The objectives of the European legislator expressed through the General Regulations for the Protection of Data (GDPR) are multiple. It aims to create a strengthened and harmonized data protection framework that takes into account recent technological developments (Big Data, Connected Objects, Artificial Intelligence) and the challenges that accompany these developments. The individual is placed at the heart of the legal device which thus sees his rights strengthened (consolidation of information obligations, restrictions in terms of collection of consent, new right to portability of data, erasure, etc.)

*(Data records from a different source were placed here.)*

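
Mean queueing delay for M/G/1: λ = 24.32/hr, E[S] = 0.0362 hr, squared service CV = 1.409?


ρ = λ·E[S] = 24.32·0.0362 = 0.8804
E[S²] = E[S]²(1+C_s²) = 0.0362²·(1+1.409) = 0.003157
Wq = λ·E[S²]/(2(1−ρ)) = 24.32·0.003157/(2·0.1196) = 0.32092 hr

Final: 0.32092 hr


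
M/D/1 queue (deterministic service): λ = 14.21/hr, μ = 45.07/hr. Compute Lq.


ρ = 14.21/45.07 = 0.3153
M/D/1: Lq = ρ²/(2(1−ρ)) = 0.09941/(2·0.6847) = 0.07259

Final: 0.07259


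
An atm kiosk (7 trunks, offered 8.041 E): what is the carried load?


B(7,8.041) = 0.310474 (Erlang-B)
Carried load = a(1 − B) = 8.041·(1 − 0.310474) = 8.041·0.689526 = 5.5445 E

Final: 5.5445 Erlangs


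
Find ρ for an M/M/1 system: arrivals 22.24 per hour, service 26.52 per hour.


ρ = λ/μ = 22.24/26.52 = 0.8386

Final: 0.8386


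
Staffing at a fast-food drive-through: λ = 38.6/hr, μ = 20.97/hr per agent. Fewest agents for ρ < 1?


Stability requires cμ > λ ⇔ c > λ/μ.
λ/μ = 38.6/20.97 = 1.8407
Minimum integer c = ⌊1.8407⌋ + 1 = 2
Check: 2·20.97 = 41.94 > 38.6, while 1·20.97 = 20.97 ≤ 38.6

Final: 2 servers


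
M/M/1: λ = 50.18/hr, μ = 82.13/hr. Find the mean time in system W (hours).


W = 1/(μ−λ) = 1/(82.13 − 50.18) = 1/31.95 = 0.03130 hr

Final: 0.03130 hr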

The appointment of a Data Protection Officer ("DPO") is an obligation for all public entities. Private individuals implementing large-scale processing or sensitive data processing are also required to appoint a DPO by May 25, 2018.

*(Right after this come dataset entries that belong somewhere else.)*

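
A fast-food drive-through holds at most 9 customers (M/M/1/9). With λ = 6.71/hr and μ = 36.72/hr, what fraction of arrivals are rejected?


ρ = λ/μ = 6.71/36.72 = 0.1827
P_K = (1−ρ)ρ^K/(1−ρ^(K+1)) = (0.8173·0.0000002272)/(1 − 0.00000004151)
= 0.0000001857/1.000000 = 0.0000001857

Final: 0.0000001857


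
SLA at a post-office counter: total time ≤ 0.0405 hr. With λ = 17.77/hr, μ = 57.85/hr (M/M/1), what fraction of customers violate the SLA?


W ~ Exponential(μ−λ) for M/M/1.
μ − λ = 57.85 − 17.77 = 40.0800
P(W > t) = e^{−(μ−λ)t} = e^{−1.6232} = 0.197259

Final: 0.197259


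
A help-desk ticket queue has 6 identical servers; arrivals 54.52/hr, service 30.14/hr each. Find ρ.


ρ = λ/(cμ) = 54.52/(6·30.14) = 54.52/180.84 = 0.3015

Final: 0.3015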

For all entities operating one or more personal data processing, the designation of such an actor is strongly recommended by the regulatory authorities such as the CNIL relayed at European level by the G29..
The DPO must be independent, competent and adequately resourced. The designation of an officer is, in most cases, prohibited because of the risk of conflict of interest. Indeed, the one that determines the purposes of a treatment - setting up connected meters in offices to save energy for example - can not be the one that ensures compliance of the device with the rights of users..
The technical and legal competence of the DPO must also be taken into account. The DPO must indeed control the legal compliance of the treatments, which goes far beyond the initial missions of the Correspondent Informatique et Libertés (CIL). The designation of a DPO in-house can thus be tricky.
Our solutions :
The Herlemont Cabinet offers a flexible offer adapted to each situation:
Do you want to outsource the function of DPO? We propose a service contract specific to such an outsourcing of the function. As an external DPO, we will work in close co-ordination with the IT and Freelance representatives appointed internally to ensure the implementation and dissemination of a data protection policy compliant with the Regulations.
Do you want to internalize the function of DPO? The firm Herlemont offers assistance missions: DPO training, transfer of skills, provision of a dedicated toolbox, strategic support, awareness, ad hoc compliance notes, update of the register of treatments.